I’m not suggesting that prejudice has become irrelevant in mandamus proceedings. On the contrary, courts continue to place considerable weight on evidence that demonstrates the delay’s impact on the applicant. And a well-supported evidentiary record of prejudice will often substantially strengthen an application for mandamus relief. 

Evidence must back claims of significant prejudice 

In Liu v. The Minister of Citizenship and Immigration, the Court reaffirmed that although prejudice is not a strict legal prerequisite, evidence of it remains an important consideration. It noted that where an applicant “can point to some prejudice, the balance of convenience will typically tilt in favour of the mandamus relief sought.” 

Against this backdrop, an important practical question arises: how should prejudice be properly demonstrated? 

In Ur Rehman v. Canada, the Court held that, while there are hardships associated with a pending application that are evident from the record, including waiting, they do not entitle the applicant to a writ of mandamus. Allegations of significant prejudice must be supported by evidence. For example, in this case, there was no evidence that the applicant had been separated from his wife during the processing of his application or that the delay had impacted his business or any specific “important decisions about his life.” The applicant’s evidence was insufficient to demonstrate significant prejudice arising from the delay.

If you claim a delay has caused you significant prejudice, you have to provide concrete evidence to support it.
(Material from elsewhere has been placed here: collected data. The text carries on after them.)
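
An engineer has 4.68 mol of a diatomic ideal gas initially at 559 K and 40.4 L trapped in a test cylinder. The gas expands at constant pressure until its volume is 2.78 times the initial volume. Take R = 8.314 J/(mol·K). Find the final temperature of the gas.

P₁ = nRT₁/V₁ = 4.68×8.314×559/40.4 = 538 kPa.
Isobaric: P stays 538 kPa; V/T = const ⇒ T₂ = 1550 K, V₂ = 112 L.

1550 K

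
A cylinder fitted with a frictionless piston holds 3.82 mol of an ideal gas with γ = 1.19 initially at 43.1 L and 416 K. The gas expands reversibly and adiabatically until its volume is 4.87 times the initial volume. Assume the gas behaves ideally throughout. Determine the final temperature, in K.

P₁ = nRT₁/V₁ = 3.82×8.314×416/43.1 = 307 kPa.
Adiabatic: TV^(γ−1) = const ⇒ T₂ = 416×(0.205)^0.190 = 308 K; PV^γ = const ⇒ P₂ = 46.6 kPa.

308 K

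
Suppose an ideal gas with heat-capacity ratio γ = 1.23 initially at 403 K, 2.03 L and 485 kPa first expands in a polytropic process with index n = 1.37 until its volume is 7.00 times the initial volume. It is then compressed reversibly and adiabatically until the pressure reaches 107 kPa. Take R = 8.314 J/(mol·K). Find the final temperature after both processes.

n = P₁V₁/(RT₁) = 485×2.03/(8.314×403) = 0.294 mol.
Step 1 — Polytropic n=1.37: T₂ = T₁(V₁/V₂)^(n−1) = 403×(0.143)^0.37 = 196 K; P₂ = P₁(V₁/V₂)^n = 33.7 kPa.
W = (P₁V₁−P₂V₂)/(n−1) = (485×2.03−33.7×14.2)/0.37 = 1370 J.
ΔU = nCvΔT = 0.294×36.1×(196−403) = -2200 J.
Q = ΔU + W = -831 J.
State after step 1: P = 33.7 kPa, V = 14.2 L, T = 196 K.
Step 2 — Adiabatic: T₂/T₁ = (P₂/P₁)^((γ−1)/γ) ⇒ T₂ = 196×(3.17)^0.187 = 243 K; V₂ = 5.56 L.
ΔU = nCvΔT = 0.294×36.1×(243−196) = 502 J.
Q = 0 for an adiabatic process, so W = −ΔU = -502 J.
Net over both steps: W = 864 J, Q = -831 J, ΔU = -1690 J.

243 K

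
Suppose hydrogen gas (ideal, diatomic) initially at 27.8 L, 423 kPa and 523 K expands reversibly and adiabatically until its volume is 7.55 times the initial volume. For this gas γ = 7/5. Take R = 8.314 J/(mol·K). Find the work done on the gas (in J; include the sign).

-16300 J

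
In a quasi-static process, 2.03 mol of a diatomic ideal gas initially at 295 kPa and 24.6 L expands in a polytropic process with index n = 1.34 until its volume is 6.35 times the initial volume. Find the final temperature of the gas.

229 K

T₁ = P₁V₁/(nR) = 295×24.6/(2.03×8.314) = 430 K.
Polytropic n=1.34: T₂ = T₁(V₁/V₂)^(n−1) = 430×(0.157)^0.34 = 229 K; P₂ = P₁(V₁/V₂)^n = 24.8 kPa.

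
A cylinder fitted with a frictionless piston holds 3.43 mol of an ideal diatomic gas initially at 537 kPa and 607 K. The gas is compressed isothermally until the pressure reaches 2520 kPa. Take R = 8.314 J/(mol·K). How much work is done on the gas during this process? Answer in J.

26800 J

V₁ = nRT₁/P₁ = 3.43×8.314×607/537 = 32.2 L.
Isothermal: T stays 607 K; PV = const ⇒ V₂ = 6.87 L, P₂ = 2520 kPa.
W = nRT ln(V₂/V₁) = 3.43×8.314×607×ln(0.213) = -26800 J.
Work done on the gas = −W_by = 26800 J.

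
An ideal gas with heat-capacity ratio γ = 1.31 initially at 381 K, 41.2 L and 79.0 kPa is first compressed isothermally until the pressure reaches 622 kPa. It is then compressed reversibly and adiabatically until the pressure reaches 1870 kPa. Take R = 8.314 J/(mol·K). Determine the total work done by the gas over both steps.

n = P₁V₁/(RT₁) = 79.0×41.2/(8.314×381) = 1.03 mol.
Step 1 — Isothermal: T stays 381 K; PV = const ⇒ V₂ = 5.23 L, P₂ = 622 kPa.
ΔU = 0 (ideal gas, T constant).
W = nRT ln(V₂/V₁) = 1.03×8.314×381×ln(0.127) = -6720 J.
Q = ΔU + W = -6720 J.
State after step 1: P = 622 kPa, V = 5.23 L, T = 381 K.
Step 2 — Adiabatic: T₂/T₁ = (P₂/P₁)^((γ−1)/γ) ⇒ T₂ = 381×(3.01)^0.237 = 494 K; V₂ = 2.26 L.
ΔU = nCvΔT = 1.03×26.8×(494−381) = 3120 J.
Q = 0 for an adiabatic process, so W = −ΔU = -3120 J.
Net over both steps: W = -9840 J, Q = -6720 J, ΔU = 3120 J.

-9840 J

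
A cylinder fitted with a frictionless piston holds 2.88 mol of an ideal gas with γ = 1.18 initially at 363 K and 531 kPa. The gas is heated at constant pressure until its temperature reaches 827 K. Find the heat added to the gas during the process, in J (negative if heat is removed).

72800 J

V₁ = nRT₁/P₁ = 2.88×8.314×363/531 = 16.4 L.
Isobaric: P stays 531 kPa; V/T = const ⇒ T₂ = 827 K, V₂ = 37.3 L.
W = PΔV = 531×(37.3−16.4) kPa·L = 11100 J.
ΔU = nCvΔT = 2.88×46.2×(827−363) = 61700 J.
Q = ΔU + W = nCpΔT = 72800 J.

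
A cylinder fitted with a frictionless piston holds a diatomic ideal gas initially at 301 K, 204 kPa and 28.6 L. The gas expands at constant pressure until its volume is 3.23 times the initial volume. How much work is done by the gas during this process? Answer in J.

13000 J

n = P₁V₁/(RT₁) = 204×28.6/(8.314×301) = 2.33 mol.
Isobaric: P stays 204 kPa; V/T = const ⇒ T₂ = 972 K, V₂ = 92.4 L.
W = PΔV = 204×(92.4−28.6) kPa·L = 13000 J.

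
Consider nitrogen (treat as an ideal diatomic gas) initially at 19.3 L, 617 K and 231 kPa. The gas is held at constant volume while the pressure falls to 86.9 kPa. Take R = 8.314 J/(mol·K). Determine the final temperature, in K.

Isochoric: V stays 19.3 L; P/T = const ⇒ T₂ = 232 K, P₂ = 86.9 kPa.

232 K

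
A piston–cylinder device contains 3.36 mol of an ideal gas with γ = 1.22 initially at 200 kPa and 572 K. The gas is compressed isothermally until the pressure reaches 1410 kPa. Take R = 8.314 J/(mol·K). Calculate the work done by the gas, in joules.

V₁ = nRT₁/P₁ = 3.36×8.314×572/200 = 79.9 L.
Isothermal: T stays 572 K; PV = const ⇒ V₂ = 11.3 L, P₂ = 1410 kPa.
W = nRT ln(V₂/V₁) = 3.36×8.314×572×ln(0.142) = -31200 J.

-31200 J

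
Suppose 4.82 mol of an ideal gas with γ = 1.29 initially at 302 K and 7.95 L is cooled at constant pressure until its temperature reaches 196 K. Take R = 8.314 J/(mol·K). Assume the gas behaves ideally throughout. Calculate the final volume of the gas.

5.16 L

P₁ = nRT₁/V₁ = 4.82×8.314×302/7.95 = 1520 kPa.
Isobaric: P stays 1520 kPa; V/T = const ⇒ T₂ = 196 K, V₂ = 5.16 L.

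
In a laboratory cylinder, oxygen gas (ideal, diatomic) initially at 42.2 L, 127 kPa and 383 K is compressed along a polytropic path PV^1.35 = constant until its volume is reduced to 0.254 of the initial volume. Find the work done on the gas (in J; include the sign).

9420 J

n = P₁V₁/(RT₁) = 127×42.2/(8.314×383) = 1.68 mol.
Polytropic n=1.35: T₂ = T₁(V₁/V₂)^(n−1) = 383×(3.94)^0.35 = 619 K; P₂ = P₁(V₁/V₂)^n = 808 kPa.
W = (P₁V₁−P₂V₂)/(n−1) = (127×42.2−808×10.7)/0.35 = -9420 J.
Work done on the gas = −W_by = 9420 J.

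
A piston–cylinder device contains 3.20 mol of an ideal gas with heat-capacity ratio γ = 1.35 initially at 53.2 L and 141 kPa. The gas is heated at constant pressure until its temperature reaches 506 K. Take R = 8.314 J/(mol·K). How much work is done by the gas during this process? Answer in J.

T₁ = P₁V₁/(nR) = 141×53.2/(3.20×8.314) = 282 K.
Isobaric: P stays 141 kPa; V/T = const ⇒ T₂ = 506 K, V₂ = 95.5 L.
W = PΔV = 141×(95.5−53.2) kPa·L = 5960 J.

5960 J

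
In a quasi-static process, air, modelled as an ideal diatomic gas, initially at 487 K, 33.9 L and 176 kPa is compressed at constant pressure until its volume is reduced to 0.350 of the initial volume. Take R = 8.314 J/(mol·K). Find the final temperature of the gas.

Isobaric: P stays 176 kPa; V/T = const ⇒ T₂ = 170 K, V₂ = 11.9 L.

170 K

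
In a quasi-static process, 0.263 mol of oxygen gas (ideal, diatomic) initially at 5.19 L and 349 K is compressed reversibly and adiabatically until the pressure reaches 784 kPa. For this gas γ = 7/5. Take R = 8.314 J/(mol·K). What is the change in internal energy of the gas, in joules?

1170 J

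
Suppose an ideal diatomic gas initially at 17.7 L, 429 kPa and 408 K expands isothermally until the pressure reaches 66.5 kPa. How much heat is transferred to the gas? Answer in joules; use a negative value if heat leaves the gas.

n = P₁V₁/(RT₁) = 429×17.7/(8.314×408) = 2.24 mol.
Isothermal: T stays 408 K; PV = const ⇒ V₂ = 114 L, P₂ = 66.5 kPa.
ΔU = 0 (ideal gas, T constant).
W = nRT ln(V₂/V₁) = 2.24×8.314×408×ln(6.45) = 14200 J.
Q = ΔU + W = 14200 J.

14200 J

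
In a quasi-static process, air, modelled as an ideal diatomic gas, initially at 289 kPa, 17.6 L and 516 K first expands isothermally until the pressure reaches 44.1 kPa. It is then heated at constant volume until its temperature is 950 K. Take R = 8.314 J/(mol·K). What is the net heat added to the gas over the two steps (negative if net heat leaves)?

20300 J

n = P₁V₁/(RT₁) = 289×17.6/(8.314×516) = 1.19 mol.
Step 1 — Isothermal: T stays 516 K; PV = const ⇒ V₂ = 115 L, P₂ = 44.1 kPa.
ΔU = 0 (ideal gas, T constant).
W = nRT ln(V₂/V₁) = 1.19×8.314×516×ln(6.55) = 9560 J.
Q = ΔU + W = 9560 J.
State after step 1: P = 44.1 kPa, V = 115 L, T = 516 K.
Step 2 — Isochoric: V stays 115 L; P/T = const ⇒ T₂ = 950 K, P₂ = 81.2 kPa.
W = 0 (no volume change).
ΔU = nCvΔT = 1.19×20.8×(950−516) = 10700 J.
Q = ΔU = 10700 J.
Net over both steps: W = 9560 J, Q = 20300 J, ΔU = 10700 J.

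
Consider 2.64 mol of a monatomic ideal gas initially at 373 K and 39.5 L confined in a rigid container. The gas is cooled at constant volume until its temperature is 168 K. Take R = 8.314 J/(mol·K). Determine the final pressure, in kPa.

93.4 kPa

P₁ = nRT₁/V₁ = 2.64×8.314×373/39.5 = 207 kPa.
Isochoric: V stays 39.5 L; P/T = const ⇒ T₂ = 168 K, P₂ = 93.4 kPa.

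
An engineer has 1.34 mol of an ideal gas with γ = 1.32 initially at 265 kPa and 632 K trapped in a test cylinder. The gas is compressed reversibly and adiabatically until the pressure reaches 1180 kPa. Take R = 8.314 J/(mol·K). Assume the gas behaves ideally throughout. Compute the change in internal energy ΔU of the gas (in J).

V₁ = nRT₁/P₁ = 1.34×8.314×632/265 = 26.6 L.
Adiabatic: T₂/T₁ = (P₂/P₁)^((γ−1)/γ) ⇒ T₂ = 632×(4.45)^0.242 = 908 K; V₂ = 8.57 L.
For an ideal gas ΔU = nCvΔT with Cv = R/(γ−1) = 26.0 J/(mol·K).
ΔU = 1.34×26.0×(908−632) = 9600 J.

9600 J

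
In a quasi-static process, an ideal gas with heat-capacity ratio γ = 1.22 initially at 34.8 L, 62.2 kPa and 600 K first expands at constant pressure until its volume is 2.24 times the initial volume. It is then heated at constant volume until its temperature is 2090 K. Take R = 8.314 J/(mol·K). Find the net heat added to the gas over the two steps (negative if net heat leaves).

27100 J

n = P₁V₁/(RT₁) = 62.2×34.8/(8.314×600) = 0.434 mol.
Step 1 — Isobaric: P stays 62.2 kPa; V/T = const ⇒ T₂ = 1340 K, V₂ = 78.0 L.
W = PΔV = 62.2×(78.0−34.8) kPa·L = 2680 J.
ΔU = nCvΔT = 0.434×37.8×(1340−600) = 12200 J.
Q = ΔU + W = nCpΔT = 14900 J.
State after step 1: P = 62.2 kPa, V = 78.0 L, T = 1340 K.
Step 2 — Isochoric: V stays 78.0 L; P/T = const ⇒ T₂ = 2090 K, P₂ = 96.7 kPa.
W = 0 (no volume change).
ΔU = nCvΔT = 0.434×37.8×(2090−1340) = 12200 J.
Q = ΔU = 12200 J.
Net over both steps: W = 2680 J, Q = 27100 J, ΔU = 24400 J.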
General statements that you’re suffering or that it has affected your life aren’t enough. Courts don’t accept speculative or hypothetical prejudice. 

It’s also insufficient to merely assert that you feel anxious, have been waiting for an extended period of time, or are experiencing stress or inconvenience. The alleged prejudice, whether it’s prolonged separation from a spouse, inability to proceed with family planning, inability to work, financial losses, or issues involving children or parents, should be supported by corroborating evidence and articulated in a clear, concrete, and specific manner. With this, a court is more likely to conclude the prejudice is genuine and substantial. 

At the same time, certain forms of prejudice, including anxiety, emotional distress, stress, or insomnia arising from prolonged uncertainty, can be difficult to substantiate through medical evidence, particularly if an applicant hasn’t sought or received medical treatment during the waiting period. It may also be difficult to establish a direct causal connection between symptoms and the delay. 

That’s why these factors should not be advanced in isolation, but rather with objective evidence demonstrating the delay’s impact. Presented together, this may help strengthen the prejudice argument in a mandamus application.

Although the Federal Court seems to have moved away from requiring applicants to demonstrate “significant prejudice” in the strict abuse-of-process sense, courts continue to place substantial weight on evidence showing how the delay has affected the applicant.

Lawyers have a responsibility to assess the merits of a case properly and should not encourage applicants to pursue meritless litigation if their case does not meet the basic legal threshold. Judicial resources are limited and should be preserved for applicants whose circumstances genuinely warrant the Court’s intervention.